Ataque do governo a Yoani Sánchez é para atender às viúvas da revolução


MONICA JABUTI 
Escritora

Posted: 20 Feb 2013 07:15 PM PST
A participação de um funcionário do governo federal na elaboração do dossiê difamatório contra a blogueira Yoani Sánchez (dossiê que será distribuído por petistas) pode parecer, à primeira vista, um reflexo do histórico alinhamento ideológico do PT ao socialismo e de sua incapacidade de rever velhos dogmas. Mas não é bem assim. A primeira grande lição a tirar do estelionato eleitoral iniciado com a chegada de Lula ao poder é que, ao contrário do que se pensava até então, o PT sempre foi bem menos ideológico do que parecia. 

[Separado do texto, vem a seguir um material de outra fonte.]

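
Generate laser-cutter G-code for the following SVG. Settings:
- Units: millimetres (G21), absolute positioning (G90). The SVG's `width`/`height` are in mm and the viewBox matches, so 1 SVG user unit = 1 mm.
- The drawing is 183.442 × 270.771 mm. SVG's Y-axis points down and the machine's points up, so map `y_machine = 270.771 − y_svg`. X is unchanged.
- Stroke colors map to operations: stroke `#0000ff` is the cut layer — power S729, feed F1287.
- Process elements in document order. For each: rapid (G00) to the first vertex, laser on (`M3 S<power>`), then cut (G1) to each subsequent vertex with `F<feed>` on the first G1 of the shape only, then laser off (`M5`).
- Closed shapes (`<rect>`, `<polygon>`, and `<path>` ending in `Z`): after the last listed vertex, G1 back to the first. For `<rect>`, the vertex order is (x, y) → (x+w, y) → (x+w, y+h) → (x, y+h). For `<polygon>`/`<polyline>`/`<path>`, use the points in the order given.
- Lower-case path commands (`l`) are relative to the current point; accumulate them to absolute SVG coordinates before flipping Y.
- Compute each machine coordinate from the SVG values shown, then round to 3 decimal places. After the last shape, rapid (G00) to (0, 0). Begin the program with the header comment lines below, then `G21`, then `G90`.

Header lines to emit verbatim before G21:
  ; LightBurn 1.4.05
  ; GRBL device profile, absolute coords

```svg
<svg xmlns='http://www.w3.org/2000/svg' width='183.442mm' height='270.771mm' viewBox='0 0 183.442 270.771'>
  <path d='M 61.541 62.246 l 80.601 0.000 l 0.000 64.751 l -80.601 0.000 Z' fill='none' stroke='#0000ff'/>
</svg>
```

1 u = 1 mm; y_m = 270.771 − y.

[1] `<path>` rectangle, #0000ff→cut S729 F1287: (61.541,208.525) → (142.142,208.525) → (142.142,143.774) → (61.541,143.774) → (61.541,208.525) (closed)

; LightBurn 1.4.05
; GRBL device profile, absolute coords
G21
G90
G00 X61.541 Y208.525
M3 S729
G1 X142.142 Y208.525 F1287
G1 X142.142 Y143.774
G1 X61.541 Y143.774
G1 X61.541 Y208.525
M5
G00 X0.000 Y0.000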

Certo, os militantes do PT oriundos de partidos comunistas e organizações terroristas, bem como do movimento estudantil e da intelectualidade de esquerda, sempre foram fortemente ideológicos. Todavia, o que ficou claro com a chegada do PT ao poder é que a ala hegemônica dentro do partido é mesmo a ala sindical, da qual proveio Lula, o maior líder do partido, e também gente como Luiz Gushiken, Delúbio Soares, Silvinho Pereira, Waldomiro Diniz, Vicentinho e Luiz Marinho, entre tantas outras figuras de proa do petismo. E os integrantes dessa ala nunca foram movidos por ideologias, pois enxergam na política partidária uma extensão da política sindical, isto é, um meio de subir na vida ocupando cargos nas estruturas burocráticas do partido, dos sindicatos e dos governos conquistados pela legenda. A farta distribuição de empregos públicos federais para sindicalistas, ocorrida após a vitória de Lula, é uma demonstração bastante eloquente disso. Assim, nem surpreende a cara de pau com que Lula jogou no lixo tudo o que ele e seu partido defenderam durante vinte anos para dar continuidade ao que já vinha dos anos FHC: os discursos de Lula, que sempre primaram pela demagogia populista e pelo simplismo falseador, nunca tiveram lastro em convicções ideológicas verdadeiras.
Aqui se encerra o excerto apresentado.